NTP time skew can be on the order of 100ms. If the audio/video is desynced by 30ms, it can definitely be noticeable. Some people are more sensitive than others, and it also depends on the particulars of the content.
Edit: Another commenter points out that in some situations, it's even necessary to align the time that the frames start, which necessarily requires sub-frame precision.
It's almost never going to be that bad unless you're going out over a terrible internet connection. Worst case you could have a way to configure one camera to run its own NTP server and have the others sync to it over LAN. That would get you sub-frame (<1ms) precision easily.

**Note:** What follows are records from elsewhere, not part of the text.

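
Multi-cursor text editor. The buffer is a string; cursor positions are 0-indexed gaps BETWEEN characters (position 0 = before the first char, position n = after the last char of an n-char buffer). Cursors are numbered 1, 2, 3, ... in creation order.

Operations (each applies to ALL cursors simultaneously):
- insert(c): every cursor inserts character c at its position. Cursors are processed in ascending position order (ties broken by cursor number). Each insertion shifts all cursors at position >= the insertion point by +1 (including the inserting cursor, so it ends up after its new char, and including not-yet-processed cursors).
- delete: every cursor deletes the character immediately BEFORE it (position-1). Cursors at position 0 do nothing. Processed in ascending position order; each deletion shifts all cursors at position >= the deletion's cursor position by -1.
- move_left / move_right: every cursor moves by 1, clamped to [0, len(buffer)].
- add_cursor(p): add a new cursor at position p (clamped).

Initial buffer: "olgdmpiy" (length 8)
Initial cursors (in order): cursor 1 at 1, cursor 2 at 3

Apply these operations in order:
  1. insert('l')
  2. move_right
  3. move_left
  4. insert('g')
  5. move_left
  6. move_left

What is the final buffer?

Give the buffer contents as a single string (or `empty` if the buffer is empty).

After op 1 (insert('l')): buffer="ollgldmpiy" (len 10), cursors c1@2 c2@5, authorship .1..2.....
After op 2 (move_right): buffer="ollgldmpiy" (len 10), cursors c1@3 c2@6, authorship .1..2.....
After op 3 (move_left): buffer="ollgldmpiy" (len 10), cursors c1@2 c2@5, authorship .1..2.....
After op 4 (insert('g')): buffer="olglglgdmpiy" (len 12), cursors c1@3 c2@7, authorship .11..22.....
After op 5 (move_left): buffer="olglglgdmpiy" (len 12), cursors c1@2 c2@6, authorship .11..22.....
After op 6 (move_left): buffer="olglglgdmpiy" (len 12), cursors c1@1 c2@5, authorship .11..22.....

Answer: olglglgdmpiy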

this drove me insane back in ~2004/2005 as a longtime-NTP-loving sysadmin who was doing tech for an indie film company. they were ingesting tons of multicam MiniDV into FCP and their timecode discipline was NOT good. there was no simple answer to this back then, pure manual work. truly is kind of bonkers it has taken until ~2024 to solve this (kinda).
Is NTP precise enough for this? I thought timestamps are usually in milliseconds, but audio sampling rates can be fractions of a millisecond? If you're off by a little, won't it create weird echoes or interference in the sound ?

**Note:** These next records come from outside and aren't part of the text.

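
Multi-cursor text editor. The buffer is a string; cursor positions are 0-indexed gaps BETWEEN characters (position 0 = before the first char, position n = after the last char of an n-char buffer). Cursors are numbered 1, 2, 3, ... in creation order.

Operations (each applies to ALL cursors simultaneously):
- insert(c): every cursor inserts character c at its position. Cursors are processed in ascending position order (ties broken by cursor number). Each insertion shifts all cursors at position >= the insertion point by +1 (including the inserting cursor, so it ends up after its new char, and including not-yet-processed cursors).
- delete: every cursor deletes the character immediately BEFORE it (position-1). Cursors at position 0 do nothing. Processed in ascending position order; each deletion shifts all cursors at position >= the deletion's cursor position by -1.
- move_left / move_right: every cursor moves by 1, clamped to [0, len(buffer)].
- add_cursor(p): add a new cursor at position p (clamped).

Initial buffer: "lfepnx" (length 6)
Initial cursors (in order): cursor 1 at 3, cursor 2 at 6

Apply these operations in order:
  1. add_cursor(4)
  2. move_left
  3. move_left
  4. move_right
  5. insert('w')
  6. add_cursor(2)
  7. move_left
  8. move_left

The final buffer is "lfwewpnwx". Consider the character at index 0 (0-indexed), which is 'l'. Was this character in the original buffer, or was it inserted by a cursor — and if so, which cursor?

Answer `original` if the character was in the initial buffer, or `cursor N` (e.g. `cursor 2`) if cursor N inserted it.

Answer: original

Derivation:
After op 1 (add_cursor(4)): buffer="lfepnx" (len 6), cursors c1@3 c3@4 c2@6, authorship ......
After op 2 (move_left): buffer="lfepnx" (len 6), cursors c1@2 c3@3 c2@5, authorship ......
After op 3 (move_left): buffer="lfepnx" (len 6), cursors c1@1 c3@2 c2@4, authorship ......
After op 4 (move_right): buffer="lfepnx" (len 6), cursors c1@2 c3@3 c2@5, authorship ......
After op 5 (insert('w')): buffer="lfwewpnwx" (len 9), cursors c1@3 c3@5 c2@8, authorship ..1.3..2.
After op 6 (add_cursor(2)): buffer="lfwewpnwx" (len 9), cursors c4@2 c1@3 c3@5 c2@8, authorship ..1.3..2.
After op 7 (move_left): buffer="lfwewpnwx" (len 9), cursors c4@1 c1@2 c3@4 c2@7, authorship ..1.3..2.
After op 8 (move_left): buffer="lfwewpnwx" (len 9), cursors c4@0 c1@1 c3@3 c2@6, authorship ..1.3..2.
Authorship (.=original, N=cursor N): . . 1 . 3 . . 2 .
Index 0: author = original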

But that's actually part of the signal (useful information), isn't it, like for stereo or spatial recording setups? Presumably each performer or instrument's delay is a function of its distance to different microphones.
vs NTP-introduced errors, which are just noise and not part of the intentional recording?
Oh c’mon there are people who have thought about it for more than the ten seconds you have and it’s not feasible and not effortless - you want to give every cam an internet gateway??